A furnished property can provide these additional returns above the standard rent, as tenants are willing to pay more for the convenience of moving into a furnished property and possibly being able to rent for a shorter-term.
While furnished properties can attract long-term tenants they are more often than not rented to tenants looking for a shorter-term tenancy, such as three months. Less than three months is often considered a holiday rental.
Short-term tenancies, allow owners the flexibility of moving prices with the market at different times of the year.
Furnished properties are the perfect solution for longer-term vacationers, students, expatriates working from overseas on contracts, or people going through a relationship breakdown. Short stays might be the perfect solution for property investors who also want to use the property as a vacation home.
There can be fewer tenants wanting to rent a furnished property. However, there are often less furnished properties, which can increase the demand and rent achievable.
Depreciation is always a good advantage. Other tax advantages may depend on the type of dwelling it is (separate house or an apartment in a managed complex) and your tax advisor will need to advise you on these. Furniture can typically be written off at a reasonably rapid rate or often immediately depending on the purchase price.

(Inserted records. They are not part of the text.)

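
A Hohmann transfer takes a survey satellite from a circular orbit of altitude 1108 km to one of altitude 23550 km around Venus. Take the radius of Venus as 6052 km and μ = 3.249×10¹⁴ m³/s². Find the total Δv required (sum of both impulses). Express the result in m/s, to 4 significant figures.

r₁ = 6052 + 1108 = 7160.0 km = 7.1600×10⁶ m.
r₂ = 6052 + 23550 = 29602 km = 2.9602×10⁷ m.
Transfer ellipse a_t = (r₁ + r₂)/2 = 1.838×10⁷ m.
At r₁: circular v_c1 = √(μ/r₁) = 6736 m/s; transfer-periapsis v_p = √[μ(2/r₁ − 1/a_t)] = 8549 m/s.
Δv₁ = v_p − v_c1 = 1812 m/s.
At r₂: circular v_c2 = √(μ/r₂) = 3313 m/s; transfer-apoapsis v_a = √[μ(2/r₂ − 1/a_t)] = 2068 m/s.
Δv₂ = v_c2 − v_a = 1245 m/s.
Total Δv = Δv₁ + Δv₂ = 3058 m/s.

Δv_total ≈ 3058 m/s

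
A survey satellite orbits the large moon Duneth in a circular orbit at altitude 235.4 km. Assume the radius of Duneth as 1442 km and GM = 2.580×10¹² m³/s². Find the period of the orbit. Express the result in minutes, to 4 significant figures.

T ≈ 141.6 minutes

r = 1442 + 235.4 = 1677.4 km = 1.6774×10⁶ m.
Kepler's third law: T = 2π√(r³/μ) = 2π√((1.677×10⁶)³ / 2.580×10¹²).
r³/μ = 1.829×10⁶ s², so T = 2π × 1.353×10³ = 8.498×10³ s.
Converting: 8.498×10³ s ÷ 60.00 = 141.6 minutes.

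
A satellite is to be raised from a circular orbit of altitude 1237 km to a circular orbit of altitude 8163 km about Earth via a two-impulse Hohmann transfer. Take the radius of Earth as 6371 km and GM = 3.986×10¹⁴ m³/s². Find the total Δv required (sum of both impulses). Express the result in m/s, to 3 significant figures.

r₁ = 6371 + 1237 = 7608.0 km = 7.6080×10⁶ m.
r₂ = 6371 + 8163 = 14534 km = 1.4534×10⁷ m.
Transfer ellipse a_t = (r₁ + r₂)/2 = 1.107×10⁷ m.
At r₁: circular v_c1 = √(μ/r₁) = 7238 m/s; transfer-perigee v_p = √[μ(2/r₁ − 1/a_t)] = 8293 m/s.
Δv₁ = v_p − v_c1 = 1055 m/s.
At r₂: circular v_c2 = √(μ/r₂) = 5237 m/s; transfer-apogee v_a = √[μ(2/r₂ − 1/a_t)] = 4341 m/s.
Δv₂ = v_c2 − v_a = 895.6 m/s.
Total Δv = Δv₁ + Δv₂ = 1951 m/s.

Δv_total ≈ 1950 m/s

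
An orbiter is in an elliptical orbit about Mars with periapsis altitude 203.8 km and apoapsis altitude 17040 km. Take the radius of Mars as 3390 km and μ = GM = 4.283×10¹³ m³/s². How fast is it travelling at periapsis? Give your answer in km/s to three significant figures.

v ≈ 4.50 km/s

r_p = 3390 + 203.8 = 3593.8 km = 3.5938×10⁶ m.
r_a = 3390 + 17040 = 20430 km = 2.0430×10⁷ m.
Semi-major axis a = (r_p + r_a)/2 = 12012 km = 1.201×10⁷ m.
Vis-viva: v² = μ(2/r − 1/a) = 4.283×10¹³ × (5.565×10⁻⁷ − 8.325×10⁻⁸) = 2.027×10⁷ m²/s².
v = 4502 m/s = 4.502 km/s.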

Renting a furnished apartment means you’re going to have to buy all of the furniture and it will need to be updated from time to time, repaired and cleaned, all of which is an ongoing cost. To reduce replacement costs you could consider providing the furniture only without kitchen utensils appliances and bed linen.
As furnished properties are often considered more short-term rentals, it will result in increased let fees and advertising costs and there could be greater vacancy periods with the higher turnover in tenancies.